Duke Basketball: Is Blue Devils' Guard Play Invisible or Invincible?

C.J. MooreCollege Basketball National Lead WriterJanuary 26, 2013

DURHAM, NC - JANUARY 26:  Rasheed Sulaimon #14 of the Duke Blue Devils reacts after a shot during their game against the Maryland Terrapins at Cameron Indoor Stadium on January 26, 2013 in Durham, North Carolina.  (Photo by Streeter Lecka/Getty Images)
Streeter Lecka/Getty Images

Duke wasn't just going to go away that easily. 

The loss to Miami last Wednesday was every bit as bad as it looked and magnified the issues that this team has without Ryan Kelly—and probably even with him. Mike Krzyzewski's roster is not oozing with NBA talent as he has had many years, and the Blue Devils need to be sharp. 

It begins, ends and always comes back to the guards, especially without Kelly. 

Quinn Cook, Seth Curry and Rasheed Sulaimon combined for 49 points, 12 assists and only two turnovers on Saturday afternoon in an 84-64 win over Maryland that reminded us Duke can still look like one of the top teams in the country. 

The Blue Devils can also look mediocre. 

It's easy to think that the national player of the year candidate would be the deciding factor, but if you read between the lines of what Mason Plumlee says, even he knows it's more on others than himself. 

"Everybody has to show up," Plumlee told the News & Observer after the Miami loss. "We can't just have a couple guys showing up. And then tonight, no one shows up. We have to get better. We can't have a bad practice, we can't have a bad game. We have to practice better each day, and that will translate if we do that."

Replace "everybody" with Cook, Curry and Sulaimon, and that works just as well. 

In an 84-76 loss to North Carolina State, Sulaimon went 0-of-10. Cook scored 17 points and had seven assists, but he needed 16 shots to get his points and also had four turnovers. 

In the 90-63 loss to Miami, Curry went 0-of-10 and Cook went 1-of-12. The Blue Devils' perimeter defense was just as bad as their shooting. Miami's guards got to the paint at will. 

The Blue Devils, it appeared, were playing in sand. 

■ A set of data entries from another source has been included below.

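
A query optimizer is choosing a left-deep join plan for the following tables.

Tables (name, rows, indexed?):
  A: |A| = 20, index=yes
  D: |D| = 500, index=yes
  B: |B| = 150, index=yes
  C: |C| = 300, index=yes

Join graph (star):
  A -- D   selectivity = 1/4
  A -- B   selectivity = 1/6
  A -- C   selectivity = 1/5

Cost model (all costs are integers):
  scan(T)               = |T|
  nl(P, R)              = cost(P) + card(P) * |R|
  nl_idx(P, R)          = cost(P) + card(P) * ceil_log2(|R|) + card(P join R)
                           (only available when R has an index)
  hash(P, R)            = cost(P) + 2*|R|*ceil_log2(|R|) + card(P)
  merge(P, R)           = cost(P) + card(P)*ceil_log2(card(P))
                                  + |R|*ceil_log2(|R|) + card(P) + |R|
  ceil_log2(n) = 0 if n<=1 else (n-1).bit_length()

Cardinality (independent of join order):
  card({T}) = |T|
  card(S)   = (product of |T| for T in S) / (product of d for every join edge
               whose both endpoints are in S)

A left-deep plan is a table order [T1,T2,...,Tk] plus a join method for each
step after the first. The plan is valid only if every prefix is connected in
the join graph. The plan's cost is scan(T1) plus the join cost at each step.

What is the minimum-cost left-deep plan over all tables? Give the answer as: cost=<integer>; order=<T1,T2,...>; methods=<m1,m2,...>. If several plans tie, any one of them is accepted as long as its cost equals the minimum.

Selinger DP (subsets sized 1..n):
  {A}: scan cost=20, card=20
  {D}: scan cost=500, card=500
  {B}: scan cost=150, card=150
  {C}: scan cost=300, card=300
  {AD}: card=2500; try (A,hash)→1200, (D,nl_idx)→2700, (D,merge)→5140, (A,nl_idx)→5500, (A,merge)→5620, (D,hash)→9040 …(+2); best=1200 via (A,hash)
  {AB}: card=500; try (A,hash)→500, (B,nl_idx)→680, (A,nl_idx)→1400, (B,merge)→1490, (A,merge)→1620, (B,hash)→2440 …(+2); best=500 via (A,hash)
  {AC}: card=1200; try (A,hash)→800, (C,nl_idx)→1400, (A,nl_idx)→3000, (C,merge)→3140, (A,merge)→3420, (C,hash)→5440 …(+2); best=800 via (A,hash)
  {ABD}: card=62500; try (B,hash)→6100, (D,hash)→10000, (D,merge)→10500, (B,merge)→35050, (D,nl_idx)→67500, (B,nl_idx)→83700 …(+2); best=6100 via (B,hash)
  {ACD}: card=150000; try (C,hash)→9100, (D,hash)→11000, (D,merge)→20200, (C,merge)→36700, (D,nl_idx)→161600, (C,nl_idx)→173700 …(+2); best=9100 via (C,hash)
  {ABC}: card=30000; try (B,hash)→4400, (C,hash)→6400, (C,merge)→8500, (B,merge)→16550, (C,nl_idx)→35000, (B,nl_idx)→40400 …(+2); best=4400 via (B,hash)
  {ABCD}: card=3750000; try (D,hash)→43400, (C,hash)→74000, (B,hash)→161500, (D,merge)→489400, (C,merge)→1071600, (B,merge)→2860450 …(+6); best=43400 via (D,hash)

cost=43400; order=C,A,B,D; methods=hash,hash,hash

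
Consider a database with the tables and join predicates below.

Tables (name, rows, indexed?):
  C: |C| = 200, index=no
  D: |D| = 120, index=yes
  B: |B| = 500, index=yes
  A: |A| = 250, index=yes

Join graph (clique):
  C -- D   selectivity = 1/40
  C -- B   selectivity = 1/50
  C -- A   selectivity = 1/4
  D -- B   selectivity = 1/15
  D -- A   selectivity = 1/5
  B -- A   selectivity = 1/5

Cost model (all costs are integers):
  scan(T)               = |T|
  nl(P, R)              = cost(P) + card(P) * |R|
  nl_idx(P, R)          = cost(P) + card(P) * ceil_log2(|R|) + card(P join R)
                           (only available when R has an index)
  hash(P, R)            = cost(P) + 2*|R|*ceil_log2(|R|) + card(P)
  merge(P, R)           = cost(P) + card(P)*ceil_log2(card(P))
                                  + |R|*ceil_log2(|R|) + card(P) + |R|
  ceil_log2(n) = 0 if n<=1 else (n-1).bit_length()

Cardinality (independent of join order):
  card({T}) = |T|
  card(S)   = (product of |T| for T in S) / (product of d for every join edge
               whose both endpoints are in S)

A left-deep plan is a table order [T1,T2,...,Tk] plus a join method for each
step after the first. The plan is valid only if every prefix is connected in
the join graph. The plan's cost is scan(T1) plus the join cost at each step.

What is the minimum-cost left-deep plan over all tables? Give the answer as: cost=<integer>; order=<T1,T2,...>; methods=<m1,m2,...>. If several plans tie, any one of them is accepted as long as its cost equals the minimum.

cost=11880; order=C,B,D,A; methods=nl_idx,hash,nl_idx

Selinger DP (subsets sized 1..n):
  {C}: scan cost=200, card=200
  {D}: scan cost=120, card=120
  {B}: scan cost=500, card=500
  {A}: scan cost=250, card=250
  {CD}: card=600; try (D,hash)→2080, (D,nl_idx)→2200, (C,merge)→2880, (D,merge)→2960, (C,hash)→3440, (C,nl)→24120 …(+1); best=2080 via (D,hash)
  {BC}: card=2000; try (B,nl_idx)→4000, (C,hash)→4200, (B,merge)→7000, (C,merge)→7300, (B,hash)→9400, (B,nl)→100200 …(+1); best=4000 via (B,nl_idx)
  {AC}: card=12500; try (C,hash)→3700, (A,merge)→4250, (C,merge)→4300, (A,hash)→4400, (A,nl_idx)→14300, (A,nl)→50200 …(+1); best=3700 via (C,hash)
  {BD}: card=4000; try (D,hash)→2680, (B,nl_idx)→5200, (B,merge)→6080, (D,merge)→6460, (D,nl_idx)→8000, (B,hash)→9240 …(+2); best=2680 via (D,hash)
  {AD}: card=6000; try (D,hash)→2180, (A,merge)→3330, (D,merge)→3460, (A,hash)→4240, (A,nl_idx)→7080, (D,nl_idx)→8000 …(+2); best=2180 via (D,hash)
  {AB}: card=25000; try (A,hash)→5000, (B,merge)→7500, (A,merge)→7750, (B,hash)→9500, (B,nl_idx)→27500, (A,nl_idx)→29500 …(+2); best=5000 via (A,hash)
  {BCD}: card=400; try (D,hash)→7680, (B,nl_idx)→7880, (C,hash)→9880, (B,hash)→11680, (B,merge)→13680, (D,nl_idx)→18400 …(+5); best=7680 via (D,hash)
  {ACD}: card=7500; try (A,hash)→6680, (A,merge)→10930, (C,hash)→11380, (A,nl_idx)→14380, (D,hash)→17880, (C,merge)→87980 …(+5); best=6680 via (A,hash)
  {ABC}: card=25000; try (A,hash)→10000, (B,hash)→25200, (A,merge)→30250, (C,hash)→33200, (A,nl_idx)→45000, (B,nl_idx)→141200 …(+5); best=10000 via (A,hash)
  {ABD}: card=40000; try (A,hash)→10680, (B,hash)→17180, (D,hash)→31680, (A,merge)→56930, (A,nl_idx)→74680, (B,merge)→91180 …(+6); best=10680 via (A,hash)
  {ABCD}: card=1000; try (A,nl_idx)→11880, (A,hash)→12080, (A,merge)→13930, (B,hash)→23180, (D,hash)→36680, (C,hash)→53880 …(+9); best=11880 via (A,nl_idx)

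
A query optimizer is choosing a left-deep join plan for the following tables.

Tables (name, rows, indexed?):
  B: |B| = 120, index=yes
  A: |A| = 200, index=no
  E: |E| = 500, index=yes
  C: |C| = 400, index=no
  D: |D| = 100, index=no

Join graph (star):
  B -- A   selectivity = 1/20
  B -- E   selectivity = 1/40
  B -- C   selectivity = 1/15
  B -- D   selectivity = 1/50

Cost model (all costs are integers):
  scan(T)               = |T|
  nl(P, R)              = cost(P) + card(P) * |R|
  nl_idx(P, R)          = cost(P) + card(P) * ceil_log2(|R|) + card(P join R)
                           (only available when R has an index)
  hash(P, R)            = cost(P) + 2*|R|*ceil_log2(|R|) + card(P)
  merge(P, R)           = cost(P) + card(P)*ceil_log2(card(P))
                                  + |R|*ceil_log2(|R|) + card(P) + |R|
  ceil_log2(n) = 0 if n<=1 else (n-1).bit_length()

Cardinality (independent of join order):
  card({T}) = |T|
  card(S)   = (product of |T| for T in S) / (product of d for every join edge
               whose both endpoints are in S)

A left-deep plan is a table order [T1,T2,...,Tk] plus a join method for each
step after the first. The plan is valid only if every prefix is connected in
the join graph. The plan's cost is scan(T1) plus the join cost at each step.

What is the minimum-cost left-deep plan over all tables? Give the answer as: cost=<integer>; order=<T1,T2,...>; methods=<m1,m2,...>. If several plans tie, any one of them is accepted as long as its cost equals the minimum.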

Saturday was more of the defense that we've come to expect from Coach K's teams. Duke's pressure forced Maryland into 14 turnovers, the most the Terps have given away in ACC play. Cook was back to getting into the lane and creating. Curry found his shot again (3-of-8 from three), and Sulaimon played with great confidence, scoring a career-high 25 points. 

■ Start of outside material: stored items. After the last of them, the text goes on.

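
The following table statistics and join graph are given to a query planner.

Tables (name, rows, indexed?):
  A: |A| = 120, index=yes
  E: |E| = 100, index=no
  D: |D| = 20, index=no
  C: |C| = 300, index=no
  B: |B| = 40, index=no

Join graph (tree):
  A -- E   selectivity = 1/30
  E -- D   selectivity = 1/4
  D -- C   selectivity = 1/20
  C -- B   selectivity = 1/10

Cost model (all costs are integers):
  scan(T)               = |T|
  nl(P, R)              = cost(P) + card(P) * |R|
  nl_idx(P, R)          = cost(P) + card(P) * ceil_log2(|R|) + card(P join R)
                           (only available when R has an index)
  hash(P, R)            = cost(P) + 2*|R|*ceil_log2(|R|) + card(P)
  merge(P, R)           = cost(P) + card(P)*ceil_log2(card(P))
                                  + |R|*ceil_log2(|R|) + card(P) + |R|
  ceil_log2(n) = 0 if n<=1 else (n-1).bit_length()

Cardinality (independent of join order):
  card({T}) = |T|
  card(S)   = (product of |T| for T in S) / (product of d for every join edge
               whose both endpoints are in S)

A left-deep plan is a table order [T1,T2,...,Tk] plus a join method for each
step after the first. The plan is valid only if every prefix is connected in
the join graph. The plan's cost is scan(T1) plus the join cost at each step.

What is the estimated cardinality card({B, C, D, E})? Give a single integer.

30000

Tables in S: B(40), C(300), D(20), E(100)
Edges inside S: E-D(d=4), D-C(d=20), C-B(d=10)
numerator = 40 * 300 * 20 * 100 = 24000000
denominator = 4 * 20 * 10 = 800
card(S) = 24000000 / 800 = 30000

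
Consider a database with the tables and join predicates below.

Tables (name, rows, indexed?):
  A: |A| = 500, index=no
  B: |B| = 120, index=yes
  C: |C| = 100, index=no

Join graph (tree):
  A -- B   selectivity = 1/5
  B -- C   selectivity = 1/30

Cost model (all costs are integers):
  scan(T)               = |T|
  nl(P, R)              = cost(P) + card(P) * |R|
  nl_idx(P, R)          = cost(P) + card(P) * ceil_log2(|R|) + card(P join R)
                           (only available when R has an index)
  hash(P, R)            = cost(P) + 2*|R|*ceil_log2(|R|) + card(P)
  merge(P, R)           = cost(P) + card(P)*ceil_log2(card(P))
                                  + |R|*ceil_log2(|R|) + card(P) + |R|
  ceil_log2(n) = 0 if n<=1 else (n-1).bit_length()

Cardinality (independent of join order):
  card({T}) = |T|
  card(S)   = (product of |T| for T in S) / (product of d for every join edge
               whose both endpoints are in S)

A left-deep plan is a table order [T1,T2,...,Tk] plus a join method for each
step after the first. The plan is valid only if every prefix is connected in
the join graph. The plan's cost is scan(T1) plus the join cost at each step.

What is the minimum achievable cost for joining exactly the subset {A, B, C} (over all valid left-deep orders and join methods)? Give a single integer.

10200

Selinger DP over subsets of {A,B,C}:
  {A}: scan cost=500, card=500
  {B}: scan cost=120, card=120
  {C}: scan cost=100, card=100
  {AB}: card=12000; try (B,hash)→2680, (A,merge)→6080, (B,merge)→6460, (A,hash)→9240, (B,nl_idx)→16000, (A,nl)→60120 …(+1); best=2680 via (B,hash)
  {BC}: card=400; try (B,nl_idx)→1200, (C,hash)→1640, (B,merge)→1860, (C,merge)→1880, (B,hash)→1880, (B,nl)→12100 …(+1); best=1200 via (B,nl_idx)
  {ABC}: card=40000; try (A,merge)→10200, (A,hash)→10600, (C,hash)→16080, (C,merge)→183480, (A,nl)→201200, (C,nl)→1202680; best=10200 via (A,merge)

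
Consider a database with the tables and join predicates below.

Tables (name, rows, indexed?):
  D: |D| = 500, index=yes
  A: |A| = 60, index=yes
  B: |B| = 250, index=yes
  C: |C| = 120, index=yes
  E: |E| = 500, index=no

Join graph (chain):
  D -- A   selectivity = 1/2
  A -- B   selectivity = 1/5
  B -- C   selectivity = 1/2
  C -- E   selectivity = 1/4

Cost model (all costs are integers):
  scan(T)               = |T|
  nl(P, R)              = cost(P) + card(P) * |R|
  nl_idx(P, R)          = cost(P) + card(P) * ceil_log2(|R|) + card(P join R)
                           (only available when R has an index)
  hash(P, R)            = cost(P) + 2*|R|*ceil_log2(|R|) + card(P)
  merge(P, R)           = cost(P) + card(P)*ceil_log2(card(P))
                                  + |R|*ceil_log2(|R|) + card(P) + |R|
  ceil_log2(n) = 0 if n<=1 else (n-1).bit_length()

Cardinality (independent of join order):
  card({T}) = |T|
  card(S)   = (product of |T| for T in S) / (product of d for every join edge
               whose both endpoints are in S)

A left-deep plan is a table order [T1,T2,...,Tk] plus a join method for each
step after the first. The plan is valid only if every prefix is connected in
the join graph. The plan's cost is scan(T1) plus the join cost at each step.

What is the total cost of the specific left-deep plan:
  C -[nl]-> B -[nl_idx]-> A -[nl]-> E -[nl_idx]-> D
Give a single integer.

5917800120

step 1: scan C: cost=120, card=120
step 2: join B via nl
    card(P join B) = 120*250/(2) = 15000
    cost = 120 + 120*250 = 30120
step 3: join A via nl_idx
    card(P join A) = 15000*60/(5) = 180000
    cost = 30120 + 15000*6 + 180000 = 300120
step 4: join E via nl
    card(P join E) = 180000*500/(4) = 22500000
    cost = 300120 + 180000*500 = 90300120
step 5: join D via nl_idx
    card(P join D) = 22500000*500/(2) = 5625000000
    cost = 90300120 + 22500000*9 + 5625000000 = 5917800120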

That opened things up for Plumlee, who scored 19 points on 9-of-12 shooting.

Plumlee needs space to be effective and it's a lot easier to take him away if Duke's guards are playing poorly. What makes these Blue Devils one of the best in the country when they're on is superb execution.

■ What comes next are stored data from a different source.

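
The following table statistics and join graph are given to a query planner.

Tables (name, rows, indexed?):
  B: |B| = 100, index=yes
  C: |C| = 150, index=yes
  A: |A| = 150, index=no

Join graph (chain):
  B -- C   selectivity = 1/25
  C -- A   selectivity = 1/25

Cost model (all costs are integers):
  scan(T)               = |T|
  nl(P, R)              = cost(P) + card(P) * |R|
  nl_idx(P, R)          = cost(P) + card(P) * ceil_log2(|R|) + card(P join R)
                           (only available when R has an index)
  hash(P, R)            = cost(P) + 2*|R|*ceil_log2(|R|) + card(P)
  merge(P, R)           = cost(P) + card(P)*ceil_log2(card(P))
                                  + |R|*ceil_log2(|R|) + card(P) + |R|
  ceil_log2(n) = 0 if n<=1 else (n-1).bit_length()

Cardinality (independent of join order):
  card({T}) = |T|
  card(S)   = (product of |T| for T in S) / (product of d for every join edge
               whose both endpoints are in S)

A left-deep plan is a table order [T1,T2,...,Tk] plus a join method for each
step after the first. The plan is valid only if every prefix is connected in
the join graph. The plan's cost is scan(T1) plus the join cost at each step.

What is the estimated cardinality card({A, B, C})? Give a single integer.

3600

Tables in S: A(150), B(100), C(150)
Edges inside S: B-C(d=25), C-A(d=25)
numerator = 150 * 100 * 150 = 2250000
denominator = 25 * 25 = 625
card(S) = 2250000 / 625 = 3600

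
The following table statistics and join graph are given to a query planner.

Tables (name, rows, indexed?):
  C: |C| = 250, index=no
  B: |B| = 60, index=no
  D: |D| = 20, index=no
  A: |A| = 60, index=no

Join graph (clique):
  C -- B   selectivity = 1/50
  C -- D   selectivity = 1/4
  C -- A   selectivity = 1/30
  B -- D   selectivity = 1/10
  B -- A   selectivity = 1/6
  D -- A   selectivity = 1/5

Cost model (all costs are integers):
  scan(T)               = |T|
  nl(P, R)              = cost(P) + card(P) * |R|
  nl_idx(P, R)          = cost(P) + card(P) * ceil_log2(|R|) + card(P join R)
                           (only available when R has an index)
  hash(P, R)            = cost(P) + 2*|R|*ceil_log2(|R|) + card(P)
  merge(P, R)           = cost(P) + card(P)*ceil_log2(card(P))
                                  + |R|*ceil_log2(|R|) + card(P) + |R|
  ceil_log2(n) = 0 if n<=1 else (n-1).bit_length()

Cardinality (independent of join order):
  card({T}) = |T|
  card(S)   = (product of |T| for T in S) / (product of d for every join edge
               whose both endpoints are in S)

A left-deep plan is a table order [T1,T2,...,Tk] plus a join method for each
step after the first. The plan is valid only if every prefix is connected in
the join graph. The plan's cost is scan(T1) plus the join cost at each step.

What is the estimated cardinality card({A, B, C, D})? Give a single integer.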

Kelly knows his role so well on both ends that he makes that a lot easier. Without him, the pressure falls on Cook, Curry and Sulaimon. 

Against Maryland, the three guards moved in unison and had Maryland's defense trying to recover all day. 

The rematch against Miami is March 2, and until that date, Duke has only one game against an opponent that is currently ranked—No. 18 NC State on Feb. 7 at Cameron. 

No one knows if Kelly will be back by the rematch against the Hurricanes, but as long as the Blue Devils' guards show up like they did against the Terps, they'll be just fine.